SF Artist Launches Fundraiser To Preserve Church Street's 'Market Street Railway Mural'

Mona Caron in front of her mural. | Photos: Teresa Hammerl/Hoodline
By Teresa Hammerl - Published on May 02, 2017.

First painted between 2003 and 2004 at 300 Church Street (and 15th), the Market Street Railway Mural is now suffering from years of decay that threaten to permanently damage the artwork.

To save the mural, a fundraiser launched on Monday aims to raise nearly $12,000 to enable a team of professional conservators to come together with artist Mona Caron to repair the artwork, which depicts a 180-degree bird’s eye view of Market Street through different historical eras, and its imaginary future.

Over the years, the mural has been damaged by cracks caused by building settlement and water infiltration. The cracks have lifted the paint to lift from the surface and flake off, damaging the delicate detail that Caron painted into the mural.

The money raised will go towards "greatly reduced labor fees" for three professional conservators working three to six weeks and Caron's partial repainting to restore lost detail.

"A lot of figures in the mural are based on real people," Caron told us back in February. She says that the mural is a record of the past, present, and future of Market Street, documenting the stories of many different neighbors.

The mural contains detailed references to local street art, activism, and subcultures.

Caron, who also painted the Duboce Triangle Bikeway Mural, relocated to San Francisco from Switzerland decades ago.

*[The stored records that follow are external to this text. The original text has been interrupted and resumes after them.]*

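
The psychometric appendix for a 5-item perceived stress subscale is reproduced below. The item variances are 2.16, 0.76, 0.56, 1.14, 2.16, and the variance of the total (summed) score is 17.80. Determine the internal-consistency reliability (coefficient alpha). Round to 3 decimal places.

α = 0.774

Σσᵢ² = 2.16 + 0.76 + 0.56 + 1.14 + 2.16 = 6.78
α = (k/(k−1))·(1 − Σσᵢ²/Var(T)) = (5/4)·(1 − 6.78/17.80) = 0.774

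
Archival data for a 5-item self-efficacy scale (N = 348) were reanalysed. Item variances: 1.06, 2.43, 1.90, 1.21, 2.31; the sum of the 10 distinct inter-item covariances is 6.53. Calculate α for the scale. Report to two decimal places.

α = 0.74

Σσ²ᵢ = 1.06 + 2.43 + 1.90 + 1.21 + 2.31 = 8.91
Sum of distinct covariances = 6.53
σ²_total = Σσ²ᵢ + 2·Σcov = 8.91 + 2 × 6.53 = 21.97
α = (5/4)·(1 − 8.91/21.97) = 0.74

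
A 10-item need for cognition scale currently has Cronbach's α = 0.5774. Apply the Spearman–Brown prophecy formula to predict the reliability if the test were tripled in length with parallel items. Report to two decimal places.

predicted reliability = 0.80

Length factor m = 3
α' = m·α / (1 + (m−1)·α)
   = 3 × 0.5774 / (1 + (3 − 1) × 0.5774)
   = 1.7322 / 2.1548 = 0.80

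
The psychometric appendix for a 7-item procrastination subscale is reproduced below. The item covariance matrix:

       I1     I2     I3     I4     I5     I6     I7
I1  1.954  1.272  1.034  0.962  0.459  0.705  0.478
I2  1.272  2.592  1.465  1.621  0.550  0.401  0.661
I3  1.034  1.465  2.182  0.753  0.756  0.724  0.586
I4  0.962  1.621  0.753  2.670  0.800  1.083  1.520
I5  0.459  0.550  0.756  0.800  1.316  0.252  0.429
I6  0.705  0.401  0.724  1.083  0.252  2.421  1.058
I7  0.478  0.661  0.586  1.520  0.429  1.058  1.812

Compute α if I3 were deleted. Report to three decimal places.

α = 0.789

Remaining items: I1, I2, I4, I5, I6, I7 (k = 6).
ΣVar(i) = 1.954 + 2.592 + 2.670 + 1.316 + 2.421 + 1.812 = 12.765
σ²_total = 12.765 + 2 × 12.251 = 37.267
α (item deleted) = (6/5)·(1 − 12.765/37.267) = 0.789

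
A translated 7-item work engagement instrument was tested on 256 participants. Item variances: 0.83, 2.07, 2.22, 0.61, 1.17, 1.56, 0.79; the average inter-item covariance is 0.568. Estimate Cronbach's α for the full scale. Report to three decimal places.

α = 0.841

sum of item variances = 0.83 + 2.07 + 2.22 + 0.61 + 1.17 + 1.56 + 0.79 = 9.25
Sum of the 21 distinct covariances = 21 × 0.568 = 11.928
total variance = sum of item variances + 2·Σcov = 9.25 + 2 × 11.928 = 33.106
α = (7/6)·(1 − 9.25/33.106) = 0.841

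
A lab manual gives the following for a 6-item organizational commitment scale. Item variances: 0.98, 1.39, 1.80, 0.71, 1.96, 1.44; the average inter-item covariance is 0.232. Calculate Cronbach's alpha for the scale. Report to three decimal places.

α = 0.548

Σσ²ᵢ = 0.98 + 1.39 + 1.80 + 0.71 + 1.96 + 1.44 = 8.28
Sum of the 15 distinct covariances = 15 × 0.232 = 3.480
σ²_T = Σσ²ᵢ + 2·Σcov = 8.28 + 2 × 3.480 = 15.240
α = (6/5)·(1 − 8.28/15.240) = 0.548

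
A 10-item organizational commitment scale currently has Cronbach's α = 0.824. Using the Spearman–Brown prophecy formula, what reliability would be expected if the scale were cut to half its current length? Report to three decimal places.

Length factor m = 1/2
α' = m·α / (1 − (1−m)·α)
   = 1/2 × 0.824 / (1 − (1 − 1/2) × 0.824)
   = 0.4120 / 0.5880 = 0.701

predicted reliability = 0.701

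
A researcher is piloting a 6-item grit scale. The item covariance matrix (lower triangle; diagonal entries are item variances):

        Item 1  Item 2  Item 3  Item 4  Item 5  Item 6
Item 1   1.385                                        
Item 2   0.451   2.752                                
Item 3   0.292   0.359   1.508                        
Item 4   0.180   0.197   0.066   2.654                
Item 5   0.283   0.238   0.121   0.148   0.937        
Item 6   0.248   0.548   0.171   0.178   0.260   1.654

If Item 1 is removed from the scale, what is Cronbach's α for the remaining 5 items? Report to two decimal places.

Remaining items: Item 2, Item 3, Item 4, Item 5, Item 6 (k = 5).
Σσ²ᵢ = 2.752 + 1.508 + 2.654 + 0.937 + 1.654 = 9.505
σ²_total = 9.505 + 2 × 2.286 = 14.077
α (item deleted) = (5/4)·(1 − 9.505/14.077) = 0.41

α = 0.41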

Today, she lives around the corner from the Market Street Railway piece.

"At a time when so many changes are happening in San Francisco," she told us, "I love the idea of a mural like this suggesting what was here before they came."

Along with Caron, the team behind the fundraiser includes the Yeremian family, who has owned the building that hosts the mural for three generations.

Another important partner on the team is Shaping San Francisco, a local history organization. When the mural was created, the organization's history archives at FoundSF.org were an important source of historical reference material for Caron. Now, they will support the artist with a tour and a public talk to showcase the repair process.

Caron also wants to use this opportunity to reconnect with the community. The fundraiser states:

We aim to refresh this time-traveling mural both physically and within community awareness, connecting a professional preservation effort with a series of accompanying public events hosted by the participatory community history project Shaping San Francisco, reflecting on the histories and imaginaries this trans-temporal mural depicts.

We are planning a series of fun events with the guest participation of many of the actual players represented in the mural to introduce recently-arrived San Franciscans and old timers alike to the details of this mural and the stories behind them.

A detailed description of the different sections of the mural can be found on the artist's website. Supporter of the fundraiser also have the option of selecting rewards, including an original artwork by Caron.